2) If your teen is grieving––give your teen space to heal. I don’t mean leave them alone, I mean allow them the emotional space to feel their grief. Don’t demand that they “get over it” right away. Talk to your teen about how they feel and really be willing to listen, without judging or correcting them. When the time is right, you can reminisce about the good times you had as a family, and let them know that it’s okay to talk about the past.
3) If your teen feels guilty––don’t try to make your teen feel better by blaming someone else for the divorce. It won’t relieve their feelings of guilt. In fact, it will probably make them feel worse; and don’t bad-mouth your ex-spouse! Instead, be willing to admit your mistakes and keep your teen out of your personal drama. For example, never pass messages to your former spouse through your teen––even stuff that seems insignificant. That’s not your teen’s job.
4) If your teen feels confused––work together with your ex to establish a co-parenting gameplan, focusing on what’s best for your teen.
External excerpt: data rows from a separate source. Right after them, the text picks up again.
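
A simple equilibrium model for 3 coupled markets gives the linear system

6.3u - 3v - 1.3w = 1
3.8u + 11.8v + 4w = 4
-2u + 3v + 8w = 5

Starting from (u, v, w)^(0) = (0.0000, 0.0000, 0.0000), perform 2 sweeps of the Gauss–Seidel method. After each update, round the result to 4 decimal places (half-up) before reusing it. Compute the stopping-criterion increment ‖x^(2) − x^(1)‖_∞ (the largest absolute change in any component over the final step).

0.2699

Iteration 1:
  u = (1 - (-3)·0.0000 - (-1.3)·0.0000) / (6.3) = 0.1587
  v = (4 - (3.8)·0.1587 - (4)·0.0000) / (11.8) = 0.2879
  w = (5 - (-2)·0.1587 - (3)·0.2879) / (8) = 0.5567
Iteration 2:
  u = (1 - (-3)·0.2879 - (-1.3)·0.5567) / (6.3) = 0.4107
  v = (4 - (3.8)·0.4107 - (4)·0.5567) / (11.8) = 0.0180
  w = (5 - (-2)·0.4107 - (3)·0.0180) / (8) = 0.7209
Change: (0.2520, -0.2699, 0.1642) → max |·| = 0.2699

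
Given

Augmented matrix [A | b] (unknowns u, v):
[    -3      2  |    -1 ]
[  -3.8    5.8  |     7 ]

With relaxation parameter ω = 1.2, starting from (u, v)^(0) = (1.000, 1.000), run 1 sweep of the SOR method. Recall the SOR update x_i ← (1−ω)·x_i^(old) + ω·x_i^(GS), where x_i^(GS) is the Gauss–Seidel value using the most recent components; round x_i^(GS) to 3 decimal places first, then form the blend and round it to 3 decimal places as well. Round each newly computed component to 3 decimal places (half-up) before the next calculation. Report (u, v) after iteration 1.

Iteration 1:
  u: GS value = (-1 - (2)·1.000) / (-3) = 1.000;  u ← (1−ω)·1.000 + ω·1.000 = 1.000
  v: GS value = (7 - (-3.8)·1.000) / (5.8) = 1.862;  v ← (1−ω)·1.000 + ω·1.862 = 2.034

(1.000, 2.034)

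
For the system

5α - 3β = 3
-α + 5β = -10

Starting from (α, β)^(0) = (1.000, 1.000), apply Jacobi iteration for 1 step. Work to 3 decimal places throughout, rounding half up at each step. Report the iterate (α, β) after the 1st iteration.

Iteration 1:
  α = (3 - (-3)·1.000) / (5) = 1.200
  β = (-10 - (-1)·1.000) / (5) = -1.800

(1.200, -1.800)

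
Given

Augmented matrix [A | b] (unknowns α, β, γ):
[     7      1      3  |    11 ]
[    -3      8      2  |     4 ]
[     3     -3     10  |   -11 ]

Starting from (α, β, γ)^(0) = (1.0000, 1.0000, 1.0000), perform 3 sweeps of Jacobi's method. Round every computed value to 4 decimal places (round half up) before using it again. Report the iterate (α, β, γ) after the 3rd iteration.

Iteration 1:
  α = (11 - (1)·1.0000 - (3)·1.0000) / (7) = 1.0000
  β = (4 - (-3)·1.0000 - (2)·1.0000) / (8) = 0.6250
  γ = (-11 - (3)·1.0000 - (-3)·1.0000) / (10) = -1.1000
Iteration 2:
  α = (11 - (1)·0.6250 - (3)·-1.1000) / (7) = 1.9536
  β = (4 - (-3)·1.0000 - (2)·-1.1000) / (8) = 1.1500
  γ = (-11 - (3)·1.0000 - (-3)·0.6250) / (10) = -1.2125
Iteration 3:
  α = (11 - (1)·1.1500 - (3)·-1.2125) / (7) = 1.9268
  β = (4 - (-3)·1.9536 - (2)·-1.2125) / (8) = 1.5357
  γ = (-11 - (3)·1.9536 - (-3)·1.1500) / (10) = -1.3411

(1.9268, 1.5357, -1.3411)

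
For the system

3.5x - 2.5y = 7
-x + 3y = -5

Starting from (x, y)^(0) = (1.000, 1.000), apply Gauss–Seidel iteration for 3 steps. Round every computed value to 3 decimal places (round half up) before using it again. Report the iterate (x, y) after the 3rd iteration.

Iteration 1:
  x = (7 - (-2.5)·1.000) / (3.5) = 2.714
  y = (-5 - (-1)·2.714) / (3) = -0.762
Iteration 2:
  x = (7 - (-2.5)·-0.762) / (3.5) = 1.456
  y = (-5 - (-1)·1.456) / (3) = -1.181
Iteration 3:
  x = (7 - (-2.5)·-1.181) / (3.5) = 1.156
  y = (-5 - (-1)·1.156) / (3) = -1.281

(1.156, -1.281)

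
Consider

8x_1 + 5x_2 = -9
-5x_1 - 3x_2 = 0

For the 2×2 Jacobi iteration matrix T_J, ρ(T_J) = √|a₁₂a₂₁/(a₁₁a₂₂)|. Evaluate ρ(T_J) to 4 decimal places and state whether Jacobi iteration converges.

1.0206

a₁₂a₂₁/(a₁₁a₂₂) = (5)·(-5) / ((8)·(-3)) = 1.041667
ρ = √|1.041667| = √1.041667 = 1.0206
ρ > 1, so Jacobi diverges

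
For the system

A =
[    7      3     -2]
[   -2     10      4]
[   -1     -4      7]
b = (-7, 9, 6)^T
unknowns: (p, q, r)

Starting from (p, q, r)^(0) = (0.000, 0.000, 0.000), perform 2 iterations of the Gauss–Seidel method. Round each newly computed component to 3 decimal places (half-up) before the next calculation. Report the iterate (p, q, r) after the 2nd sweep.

(-0.982, 0.258, 0.864)

Iteration 1:
  p = (-7 - (3)·0.000 - (-2)·0.000) / (7) = -1.000
  q = (9 - (-2)·-1.000 - (4)·0.000) / (10) = 0.700
  r = (6 - (-1)·-1.000 - (-4)·0.700) / (7) = 1.114
Iteration 2:
  p = (-7 - (3)·0.700 - (-2)·1.114) / (7) = -0.982
  q = (9 - (-2)·-0.982 - (4)·1.114) / (10) = 0.258
  r = (6 - (-1)·-0.982 - (-4)·0.258) / (7) = 0.864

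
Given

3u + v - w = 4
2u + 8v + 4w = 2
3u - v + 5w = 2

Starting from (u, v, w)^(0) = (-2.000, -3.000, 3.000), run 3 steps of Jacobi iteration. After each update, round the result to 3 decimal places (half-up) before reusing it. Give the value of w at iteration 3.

Iteration 1:
  u = (4 - (1)·-3.000 - (-1)·3.000) / (3) = 3.333
  v = (2 - (2)·-2.000 - (4)·3.000) / (8) = -0.750
  w = (2 - (3)·-2.000 - (-1)·-3.000) / (5) = 1.000
Iteration 2:
  u = (4 - (1)·-0.750 - (-1)·1.000) / (3) = 1.917
  v = (2 - (2)·3.333 - (4)·1.000) / (8) = -1.083
  w = (2 - (3)·3.333 - (-1)·-0.750) / (5) = -1.750
Iteration 3:
  u = (4 - (1)·-1.083 - (-1)·-1.750) / (3) = 1.111
  v = (2 - (2)·1.917 - (4)·-1.750) / (8) = 0.646
  w = (2 - (3)·1.917 - (-1)·-1.083) / (5) = -0.967

-0.967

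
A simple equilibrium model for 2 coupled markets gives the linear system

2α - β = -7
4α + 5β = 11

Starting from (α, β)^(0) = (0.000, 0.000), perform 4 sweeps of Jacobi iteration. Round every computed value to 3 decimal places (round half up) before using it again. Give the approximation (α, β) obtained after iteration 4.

Iteration 1:
  α = (-7 - (-1)·0.000) / (2) = -3.500
  β = (11 - (4)·0.000) / (5) = 2.200
Iteration 2:
  α = (-7 - (-1)·2.200) / (2) = -2.400
  β = (11 - (4)·-3.500) / (5) = 5.000
Iteration 3:
  α = (-7 - (-1)·5.000) / (2) = -1.000
  β = (11 - (4)·-2.400) / (5) = 4.120
Iteration 4:
  α = (-7 - (-1)·4.120) / (2) = -1.440
  β = (11 - (4)·-1.000) / (5) = 3.000

(-1.440, 3.000)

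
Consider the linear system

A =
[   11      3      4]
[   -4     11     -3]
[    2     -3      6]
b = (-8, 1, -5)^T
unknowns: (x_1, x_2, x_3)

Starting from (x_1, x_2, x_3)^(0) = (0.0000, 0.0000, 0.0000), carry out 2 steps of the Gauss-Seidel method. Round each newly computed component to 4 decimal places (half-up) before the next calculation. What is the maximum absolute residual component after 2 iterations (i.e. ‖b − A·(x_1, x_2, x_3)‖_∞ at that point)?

0.7817

Iteration 1:
  x_1 = (-8 - (3)·0.0000 - (4)·0.0000) / (11) = -0.7273
  x_2 = (1 - (-4)·-0.7273 - (-3)·0.0000) / (11) = -0.1736
  x_3 = (-5 - (2)·-0.7273 - (-3)·-0.1736) / (6) = -0.6777
Iteration 2:
  x_1 = (-8 - (3)·-0.1736 - (4)·-0.6777) / (11) = -0.4335
  x_2 = (1 - (-4)·-0.4335 - (-3)·-0.6777) / (11) = -0.2516
  x_3 = (-5 - (2)·-0.4335 - (-3)·-0.2516) / (6) = -0.8146
Residual b − A·x = (0.7817, -0.4102, -0.0002); ∞-norm = 0.7817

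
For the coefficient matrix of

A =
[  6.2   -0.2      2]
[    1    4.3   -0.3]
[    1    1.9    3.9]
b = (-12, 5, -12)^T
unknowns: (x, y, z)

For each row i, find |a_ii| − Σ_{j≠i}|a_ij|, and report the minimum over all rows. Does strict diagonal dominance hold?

row 1: |6.2| − (0.2+2) = 4
row 2: |4.3| − (1+0.3) = 3
row 3: |3.9| − (1+1.9) = 1
minimum over rows = 1 → strictly diagonally dominant (convergence guaranteed)

1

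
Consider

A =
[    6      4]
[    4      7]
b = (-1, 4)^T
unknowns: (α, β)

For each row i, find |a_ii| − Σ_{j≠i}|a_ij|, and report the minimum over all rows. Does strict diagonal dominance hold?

row 1: |6| − (4) = 2
row 2: |7| − (4) = 3
minimum over rows = 2 → strictly diagonally dominant (convergence guaranteed)

2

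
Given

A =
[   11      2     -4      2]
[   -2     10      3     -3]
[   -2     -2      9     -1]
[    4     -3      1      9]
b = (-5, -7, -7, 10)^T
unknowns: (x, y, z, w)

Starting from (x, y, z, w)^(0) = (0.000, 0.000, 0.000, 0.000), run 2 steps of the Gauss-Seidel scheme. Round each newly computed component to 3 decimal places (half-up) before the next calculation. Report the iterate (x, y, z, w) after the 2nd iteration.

Iteration 1:
  x = (-5 - (2)·0.000 - (-4)·0.000 - (2)·0.000) / (11) = -0.455
  y = (-7 - (-2)·-0.455 - (3)·0.000 - (-3)·0.000) / (10) = -0.791
  z = (-7 - (-2)·-0.455 - (-2)·-0.791 - (-1)·0.000) / (9) = -1.055
  w = (10 - (4)·-0.455 - (-3)·-0.791 - (1)·-1.055) / (9) = 1.167
Iteration 2:
  x = (-5 - (2)·-0.791 - (-4)·-1.055 - (2)·1.167) / (11) = -0.907
  y = (-7 - (-2)·-0.907 - (3)·-1.055 - (-3)·1.167) / (10) = -0.215
  z = (-7 - (-2)·-0.907 - (-2)·-0.215 - (-1)·1.167) / (9) = -0.897
  w = (10 - (4)·-0.907 - (-3)·-0.215 - (1)·-0.897) / (9) = 1.542

(-0.907, -0.215, -0.897, 1.542)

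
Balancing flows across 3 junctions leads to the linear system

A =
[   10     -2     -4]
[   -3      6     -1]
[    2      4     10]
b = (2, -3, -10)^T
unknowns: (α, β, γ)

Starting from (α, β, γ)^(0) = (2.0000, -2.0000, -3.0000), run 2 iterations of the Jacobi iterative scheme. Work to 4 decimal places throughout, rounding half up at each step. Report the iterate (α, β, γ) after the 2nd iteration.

Iteration 1:
  α = (2 - (-2)·-2.0000 - (-4)·-3.0000) / (10) = -1.4000
  β = (-3 - (-3)·2.0000 - (-1)·-3.0000) / (6) = 0.0000
  γ = (-10 - (2)·2.0000 - (4)·-2.0000) / (10) = -0.6000
Iteration 2:
  α = (2 - (-2)·0.0000 - (-4)·-0.6000) / (10) = -0.0400
  β = (-3 - (-3)·-1.4000 - (-1)·-0.6000) / (6) = -1.3000
  γ = (-10 - (2)·-1.4000 - (4)·0.0000) / (10) = -0.7200

(-0.0400, -1.3000, -0.7200)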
Keep healthy boundaries, expectations, rules, and consequences consistent from household to household, as much as possible to alleviate the stress and confusion your teen is facing.
Conclusion
Divorce is tough, and if you haven’t seen the effects it’s had on your own teens, you’ve likely witnessed the damage it has caused in other families who’ve weathered the storm of separation. The first thing you need to do is face the reality that, despite your best efforts, some harm has already been done to your teen. Ignoring the pain and hurt your teen has experienced won’t make the situation better. In fact, if these feelings are not addressed now, the trauma will only resurface later in life, often at a time when the consequences are more severe, affecting other important relationships.
So, what do you do? You talk about it. Without rehashing every detail of your marriage, don’t be afraid to acknowledge your role in the divorce. Avoid pointing fingers at your ex or focusing on their flaws. Instead, share your perspective, your feelings, and the sorrow you feel over the hurt your divorce has caused.
Lay it all on the table, and trust that God has a plan for both you and your teen—a plan for healing and a stronger relationship in the days ahead.